CARF scope, tax treatment and compliance implications
The Crypto-Asset Reporting Framework (CARF) is an OECD-designed standard mandating automatic cross-border exchange of tax-relevant crypto-asset information. It targets a broad range of instruments including major cryptocurrencies, fiat-referenced stablecoins, crypto-asset derivatives and certain non-fungible tokens with payment or investment characteristics, with Hong Kong’s consultation seeking feedback on Inland Revenue Ordinance amendments and CRS updates to subject digital-asset flows to the same reporting discipline as traditional finance.
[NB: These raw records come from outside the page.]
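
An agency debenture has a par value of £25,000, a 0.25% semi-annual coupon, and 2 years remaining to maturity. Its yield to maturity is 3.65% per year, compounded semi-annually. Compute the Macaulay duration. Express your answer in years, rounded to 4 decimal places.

1.9961 years

Periodic yield y = 0.01825. Discount each cash flow and weight by its period:
  t   CF        PV=CF/(1+0.01825)^t    t·PV
  1        31.25        30.6899        30.6899
  2        31.25        30.1399        60.2797
  3        31.25        29.5997        88.7990
  4    25,031.25    23,284.3899    93,137.5595
  Σ                 23,374.8193    93,317.3282
Price P = Σ PV = 23,374.8193.
Macaulay duration = Σ(t·PV) / P = 93,317.3282 / 23,374.8193 = 3.99222 half-year periods.
In years: 3.99222 / 2 = 1.99611 years.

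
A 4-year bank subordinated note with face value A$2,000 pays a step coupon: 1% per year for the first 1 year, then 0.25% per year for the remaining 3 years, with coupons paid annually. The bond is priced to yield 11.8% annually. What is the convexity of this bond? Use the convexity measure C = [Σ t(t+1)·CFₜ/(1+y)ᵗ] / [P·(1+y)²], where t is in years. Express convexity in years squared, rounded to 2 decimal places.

With y = 0.118:
  t   CF        PV=CF/(1+0.118)^t    t·PV        t(t+1)·PV
  1        20.00        17.8891        17.8891          35.7782
  2         5.00         4.0002         8.0005          24.0015
  3         5.00         3.5780        10.7341          42.9364
  4     2,005.00     1,283.3561     5,133.4242      25,667.1210
  Σ                  1,308.8234     5,170.0479      25,769.8371
P = 1,308.8234.
Convexity = Σ t(t+1)·PV / [P·(1+y)²] = 25,769.8371 / (1,308.8234 × 1.249924) = 15.75241.

15.75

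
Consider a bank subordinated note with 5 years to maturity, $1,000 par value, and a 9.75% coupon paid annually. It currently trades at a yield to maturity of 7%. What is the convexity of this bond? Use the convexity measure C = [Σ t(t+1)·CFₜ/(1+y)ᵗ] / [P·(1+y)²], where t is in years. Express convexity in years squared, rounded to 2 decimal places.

20.89

With y = 0.07:
  t   CF        PV=CF/(1+0.07)^t    t·PV        t(t+1)·PV
  1        97.50        91.1215        91.1215         182.2430
  2        97.50        85.1603       170.3206         510.9617
  3        97.50        79.5890       238.7671         955.0685
  4        97.50        74.3823       297.5291       1,487.6457
  5     1,097.50       782.5023     3,912.5117      23,475.0700
  Σ                  1,112.7554     4,710.2500      26,610.9888
P = 1,112.7554.
Convexity = Σ t(t+1)·PV / [P·(1+y)²] = 26,610.9888 / (1,112.7554 × 1.144900) = 20.88785.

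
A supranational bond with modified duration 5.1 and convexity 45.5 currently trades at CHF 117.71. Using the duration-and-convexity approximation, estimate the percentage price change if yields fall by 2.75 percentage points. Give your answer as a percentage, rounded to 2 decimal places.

+15.75%

Duration effect: -D_mod·Δy = -5.1 × (-0.0275) = +0.140250
Convexity effect: ½·C·(Δy)² = 0.5 × 45.5 × (-0.0275)² = +0.0172046875
ΔP/P ≈ +0.140250 + 0.0172046875 = +0.1574546875
= +15.74546875%.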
Under Hong Kong’s existing fiscal regime, trading income from cryptocurrency and token operations is treated as taxable profits at a corporate rate of 16.5%, while capital gains remain untaxed. The city retains substantial criminal and civil penalties for tax evasion, including imprisonment of up to three years, fines of HK$50,000 per offence and potential additional levies up to three times the evaded tax. Concurrent regulatory work includes a licensing regime for fiat-referenced stablecoin issuers due to take effect on August 1, 2025, requiring a minimum paid-up share capital of HK$25 million, operating alongside the CARF-driven reporting changes.
The consultation documents acknowledge practical challenges in translating CARF into enforceable domestic rules, noting that DeFi platforms and DAOs complicate the identification of reporting entities because they may lack a single legal personality or centralised operator. Implementing CARF will require legislative and supervisory clarifications on which entities bear reporting duties and how intermediaries, custodians and VASPs must collect and retain counterparty and transaction-level data.
Record-keeping, beneficial owner identification and alignment with AML obligations will be focal points for compliance teams. For VASPs, custodians and token issuers, the expected effect is an expansion of operational compliance burdens encompassing enhanced KYC, systematic transaction reporting and process audits to ensure data accuracy for automatic exchange.
For institutional investors, the transparency CARF seeks to create may reduce jurisdictional risk and encourage participation by parties that require robust reporting frameworks. At the same time, the industry must address increased operational costs and potential frictions arising from data collection across decentralized architectures.
Hong Kong’s CARF consultation frames a pathway from public feedback to statutory change. Legislative amendments are targeted for completion by 2026, with automatic exchange of crypto-asset information planned for 2028, defining a clear runway for integrating digital assets into global tax transparency regimes.